I used to work with a morbidly obese woman who did exactly the same thing. A shopping bag of food. And if anyone ordered pizza or Chinese food, she’d eat that too. But of course she attributed her weight to vitamin/mineral deficiencies, and would take supplements between bites of food.

I wouldn’t be surprised if she topped 30,000 calories.

Interesting discussion on the 30000+ calorie daily diets. I have done a lot of reading on Antarctic exploration, sledge pulling and such like. (Ranoulf Feinnes and Mike Stroud’s Antarctic crossing for example.) The figures normally quoted are that it is not generally possible to metabolise more than about 8000 calories per day. Anything more that that will just go straight through you if you ate it. Problem is that these guys pulling huge loads in extreme conditions may burn off 11000 calories per day. This puts them at 3000 calories daily deficit. Like it or not they are going to burn some body fat and lose condition. Part of the training for the expedition is to put on some fat and get used to large calorific intakes. I am sketchy on the exact figures, but I recall Feinnes saying that he lost something like 9 stone on the trip. That’s 125 pounds in 2½ months.

For the 30000 calorie eaters, assuming that they are actually able to digest a significant percentage of what they eat, they are going to stack on the weight very quickly. If a 3000 calorie daily deficit results in 125 pounds lost in under three months, then for argument’s sake, a 9000 calorie excess (actually metabolised) should result in a weight gain of triple that rate.

I’m going to go out on a limb and suggest that the fraction metabolised of these ultra high calorie diets is relatively low.

I remember watching one of the reality talk shows like Jerry Springer.
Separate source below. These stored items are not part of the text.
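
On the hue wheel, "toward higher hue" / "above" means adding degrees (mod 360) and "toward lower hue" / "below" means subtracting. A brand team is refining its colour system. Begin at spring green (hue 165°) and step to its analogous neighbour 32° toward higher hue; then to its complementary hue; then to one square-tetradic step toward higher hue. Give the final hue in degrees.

107°

+32° (analog 32° ↑): 165 + 32 = 197°
+180° (complement): 197 + 180 = 377 → 377 − 360 = 17°
+90° (square ↑): 17 + 90 = 107°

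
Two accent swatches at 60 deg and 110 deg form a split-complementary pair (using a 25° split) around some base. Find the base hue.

265°

The accents sit 25° either side of the complement, so the complement is their short-arc midpoint on the wheel.
Short-arc midpoint of 60° and 110°: 85°.
Base is 180° from the complement: 85 − 180 = -95 → -95 + 360 = 265°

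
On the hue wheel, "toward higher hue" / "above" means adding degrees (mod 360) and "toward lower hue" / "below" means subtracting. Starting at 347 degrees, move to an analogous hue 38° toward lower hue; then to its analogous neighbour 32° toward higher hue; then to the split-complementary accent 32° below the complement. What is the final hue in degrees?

129°

analog 38° ↓ −38°: 347 − 38 = 309°
analog 32° ↑ +32°: 309 + 32 = 341°
split-comp 32° ↓ +148°: 341 + 148 = 489 → 489 − 360 = 129°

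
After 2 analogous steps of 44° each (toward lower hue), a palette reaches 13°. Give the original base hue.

2 steps of 44° (toward lower hue) give a net shift of −88°.
Start = end − shift: 13 + 88 = 101°

101°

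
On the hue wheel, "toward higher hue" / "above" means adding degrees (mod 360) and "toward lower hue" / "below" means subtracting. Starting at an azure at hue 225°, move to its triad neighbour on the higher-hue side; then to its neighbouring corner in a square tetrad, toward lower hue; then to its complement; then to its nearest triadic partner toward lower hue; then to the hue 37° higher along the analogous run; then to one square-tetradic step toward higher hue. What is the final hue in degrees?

225 + 120 = 345°   (triadic ↑)
345 − 90 = 255°   (square ↓)
255 + 180 = 435 → 435 − 360 = 75°   (complement)
75 − 120 = -45 → -45 + 360 = 315°   (triadic ↓)
315 + 37 = 352°   (analog 37° ↑)
352 + 90 = 442 → 442 − 360 = 82°   (square ↑)

82°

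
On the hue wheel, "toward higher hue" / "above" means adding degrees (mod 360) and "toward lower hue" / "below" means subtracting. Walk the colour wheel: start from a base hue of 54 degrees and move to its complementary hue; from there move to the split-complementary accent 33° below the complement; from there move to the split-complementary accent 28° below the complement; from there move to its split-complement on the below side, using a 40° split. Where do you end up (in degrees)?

complement +180°: 54 + 180 = 234°
split-comp 33° ↓ +147°: 234 + 147 = 381 → 381 − 360 = 21°
split-comp 28° ↓ +152°: 21 + 152 = 173°
split-comp 40° ↓ +140°: 173 + 140 = 313°

313°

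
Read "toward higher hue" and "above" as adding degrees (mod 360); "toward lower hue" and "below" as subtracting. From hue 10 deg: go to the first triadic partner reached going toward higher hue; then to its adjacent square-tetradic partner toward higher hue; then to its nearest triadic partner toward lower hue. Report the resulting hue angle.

100°

+120° (triadic ↑): 10 + 120 = 130°
+90° (square ↑): 130 + 90 = 220°
−120° (triadic ↓): 220 − 120 = 100°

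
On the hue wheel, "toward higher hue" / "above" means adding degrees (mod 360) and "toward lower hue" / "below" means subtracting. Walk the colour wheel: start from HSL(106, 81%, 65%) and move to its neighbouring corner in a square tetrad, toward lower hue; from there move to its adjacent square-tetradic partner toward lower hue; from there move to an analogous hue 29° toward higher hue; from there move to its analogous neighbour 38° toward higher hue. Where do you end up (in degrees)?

353°

square ↓ −90°: 106 − 90 = 16°
square ↓ −90°: 16 − 90 = -74 → -74 + 360 = 286°
analog 29° ↑ +29°: 286 + 29 = 315°
analog 38° ↑ +38°: 315 + 38 = 353°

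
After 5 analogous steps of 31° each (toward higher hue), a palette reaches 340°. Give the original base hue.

5 steps of 31° (toward higher hue) give a net shift of +155°.
Start = end − shift: 340 − 155 = 185°

185°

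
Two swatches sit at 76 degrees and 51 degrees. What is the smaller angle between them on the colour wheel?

25°

|76 − 51| = 25.
25 ≤ 180, so the shorter arc is 25°.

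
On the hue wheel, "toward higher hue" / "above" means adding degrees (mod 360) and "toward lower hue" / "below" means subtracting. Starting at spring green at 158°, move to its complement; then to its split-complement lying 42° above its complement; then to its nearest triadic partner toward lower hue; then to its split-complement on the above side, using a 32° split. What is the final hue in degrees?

292°

complement +180°: 158 + 180 = 338°
split-comp 42° ↑ +222°: 338 + 222 = 560 → 560 − 360 = 200°
triadic ↓ −120°: 200 − 120 = 80°
split-comp 32° ↑ +212°: 80 + 212 = 292°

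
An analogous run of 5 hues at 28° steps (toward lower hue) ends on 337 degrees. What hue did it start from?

4 steps of 28° (toward lower hue) give a net shift of −112°.
Start = end − shift: 337 + 112 = 449 → 449 − 360 = 89°

89°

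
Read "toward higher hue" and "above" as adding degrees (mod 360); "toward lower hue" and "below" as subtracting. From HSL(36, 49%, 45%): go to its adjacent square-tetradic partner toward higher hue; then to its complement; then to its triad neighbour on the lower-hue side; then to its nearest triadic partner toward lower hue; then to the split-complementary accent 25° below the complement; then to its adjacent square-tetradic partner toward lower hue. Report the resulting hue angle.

+90° (square ↑): 36 + 90 = 126°
+180° (complement): 126 + 180 = 306°
−120° (triadic ↓): 306 − 120 = 186°
−120° (triadic ↓): 186 − 120 = 66°
+155° (split-comp 25° ↓): 66 + 155 = 221°
−90° (square ↓): 221 − 90 = 131°

131°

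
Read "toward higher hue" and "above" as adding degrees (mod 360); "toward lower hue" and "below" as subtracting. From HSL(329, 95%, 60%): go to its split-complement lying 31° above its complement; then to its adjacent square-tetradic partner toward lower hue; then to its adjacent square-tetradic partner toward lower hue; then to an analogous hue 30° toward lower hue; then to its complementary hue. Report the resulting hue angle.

150°

+211° (split-comp 31° ↑): 329 + 211 = 540 → 540 − 360 = 180°
−90° (square ↓): 180 − 90 = 90°
−90° (square ↓): 90 − 90 = 0°
−30° (analog 30° ↓): 0 − 30 = -30 → -30 + 360 = 330°
+180° (complement): 330 + 180 = 510 → 510 − 360 = 150°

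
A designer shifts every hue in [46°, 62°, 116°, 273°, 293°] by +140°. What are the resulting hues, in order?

186°, 202°, 256°, 53°, 73°

46 + 140 = 186°
62 + 140 = 202°
116 + 140 = 256°
273 + 140 = 413 → 413 − 360 = 53°
293 + 140 = 433 → 433 − 360 = 73°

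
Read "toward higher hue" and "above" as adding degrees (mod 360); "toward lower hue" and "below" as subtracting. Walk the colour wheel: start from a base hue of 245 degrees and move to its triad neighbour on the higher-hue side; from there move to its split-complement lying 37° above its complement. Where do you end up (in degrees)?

222°

triadic ↑ +120°: 245 + 120 = 365 → 365 − 360 = 5°
split-comp 37° ↑ +217°: 5 + 217 = 222°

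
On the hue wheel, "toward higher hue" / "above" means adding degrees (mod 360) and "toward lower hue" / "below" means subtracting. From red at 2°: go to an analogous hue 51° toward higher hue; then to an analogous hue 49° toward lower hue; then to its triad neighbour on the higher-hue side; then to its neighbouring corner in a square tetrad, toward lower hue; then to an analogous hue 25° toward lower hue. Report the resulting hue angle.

2 + 51 = 53°   (analog 51° ↑)
53 − 49 = 4°   (analog 49° ↓)
4 + 120 = 124°   (triadic ↑)
124 − 90 = 34°   (square ↓)
34 − 25 = 9°   (analog 25° ↓)

9°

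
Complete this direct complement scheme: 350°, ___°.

The complement sits 180° across the wheel.
The full set through 350° is {170°, 350°}.
Given {350°}, the missing hue is 170°.

170°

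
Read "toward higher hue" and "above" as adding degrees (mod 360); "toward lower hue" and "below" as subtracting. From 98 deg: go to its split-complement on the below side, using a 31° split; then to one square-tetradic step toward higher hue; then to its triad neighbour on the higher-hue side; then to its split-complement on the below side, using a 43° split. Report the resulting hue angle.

234°

98 + 149 = 247°   (split-comp 31° ↓)
247 + 90 = 337°   (square ↑)
337 + 120 = 457 → 457 − 360 = 97°   (triadic ↑)
97 + 137 = 234°   (split-comp 43° ↓)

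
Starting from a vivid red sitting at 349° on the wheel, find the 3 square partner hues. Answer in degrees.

79°, 169°, 259°

A square tetradic scheme places four hues every 90°.
349 + 90 = 439 → 439 − 360 = 79°
349 + 180 = 529 → 529 − 360 = 169°
349 + 270 = 619 → 619 − 360 = 259°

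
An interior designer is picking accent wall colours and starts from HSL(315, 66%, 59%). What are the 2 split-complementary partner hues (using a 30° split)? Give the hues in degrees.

Split-complementary hues sit 30° either side of the complement.
Complement of 315 deg: 315 + 180 = 495 → 495 − 360 = 135°
135 − 30 = 105°
135 + 30 = 165°

105° and 165°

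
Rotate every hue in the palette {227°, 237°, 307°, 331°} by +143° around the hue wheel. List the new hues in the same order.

10°, 20°, 90°, 114°

227 + 143 = 370 → 370 − 360 = 10°
237 + 143 = 380 → 380 − 360 = 20°
307 + 143 = 450 → 450 − 360 = 90°
331 + 143 = 474 → 474 − 360 = 114°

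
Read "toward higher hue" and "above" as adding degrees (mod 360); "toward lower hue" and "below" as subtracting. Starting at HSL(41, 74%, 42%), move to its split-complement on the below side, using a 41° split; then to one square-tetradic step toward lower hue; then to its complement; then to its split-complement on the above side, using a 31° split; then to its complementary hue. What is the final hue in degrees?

301°

+139° (split-comp 41° ↓): 41 + 139 = 180°
−90° (square ↓): 180 − 90 = 90°
+180° (complement): 90 + 180 = 270°
+211° (split-comp 31° ↑): 270 + 211 = 481 → 481 − 360 = 121°
+180° (complement): 121 + 180 = 301°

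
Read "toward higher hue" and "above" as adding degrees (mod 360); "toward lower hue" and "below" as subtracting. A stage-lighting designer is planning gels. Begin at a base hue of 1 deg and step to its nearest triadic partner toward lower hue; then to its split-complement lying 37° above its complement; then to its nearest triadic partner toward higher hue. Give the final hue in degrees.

218°

−120° (triadic ↓): 1 − 120 = -119 → -119 + 360 = 241°
+217° (split-comp 37° ↑): 241 + 217 = 458 → 458 − 360 = 98°
+120° (triadic ↑): 98 + 120 = 218°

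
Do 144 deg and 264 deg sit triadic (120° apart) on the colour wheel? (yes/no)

yes

Angular distance: |144 − 264| = 120 = 120°.
Triadic (120° apart) requires 120°.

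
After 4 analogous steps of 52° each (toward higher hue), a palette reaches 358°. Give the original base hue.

4 steps of 52° (toward higher hue) give a net shift of +208°.
Start = end − shift: 358 − 208 = 150°

150°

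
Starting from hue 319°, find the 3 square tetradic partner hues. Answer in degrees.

49°, 139° and 229°

A square tetradic scheme places four hues every 90°.
319 + 90 = 409 → 409 − 360 = 49°
319 + 180 = 499 → 499 − 360 = 139°
319 + 270 = 589 → 589 − 360 = 229°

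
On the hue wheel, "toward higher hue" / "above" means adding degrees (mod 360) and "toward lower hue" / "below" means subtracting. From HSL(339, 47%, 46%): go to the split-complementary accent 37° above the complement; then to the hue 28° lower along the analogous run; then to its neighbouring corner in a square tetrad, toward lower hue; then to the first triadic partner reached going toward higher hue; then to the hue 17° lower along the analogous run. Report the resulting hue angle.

339 + 217 = 556 → 556 − 360 = 196°   (split-comp 37° ↑)
196 − 28 = 168°   (analog 28° ↓)
168 − 90 = 78°   (square ↓)
78 + 120 = 198°   (triadic ↑)
198 − 17 = 181°   (analog 17° ↓)

181°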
It showed a 5 year old near 100 lbs (to compare, my 9 year old is tall for his age and is overweight and is 112 lbs). This kid ate more than me at 6’ 240 lbs. I couldn’t help thinking that there was something medically wrong with the kid like maybe the stomach never sent the “I’m full” signal. Second was “Why do they let him eat like that?”. Third was, “The kid needs to go to a doctor.”

Mrs. Cad’s weight had ballooned ever since her first pregnancy. There is a thread on it somewhere, but when you see her symptoms including massive weight loss while pregnant, you realize something ain’t right.

One thing to remember is that the bigger you are, the more energy you need to sustain itself. For example, if a healthy adult male burns around 2500 calories just existing, than a 500 pounder may burn around 10,000. (Just guessing; I have no idea of the actual numbers.) So a super-morbidly-obese person could probably lose weight by “cutting back” to, say, 5000 calories a day, at least for a while.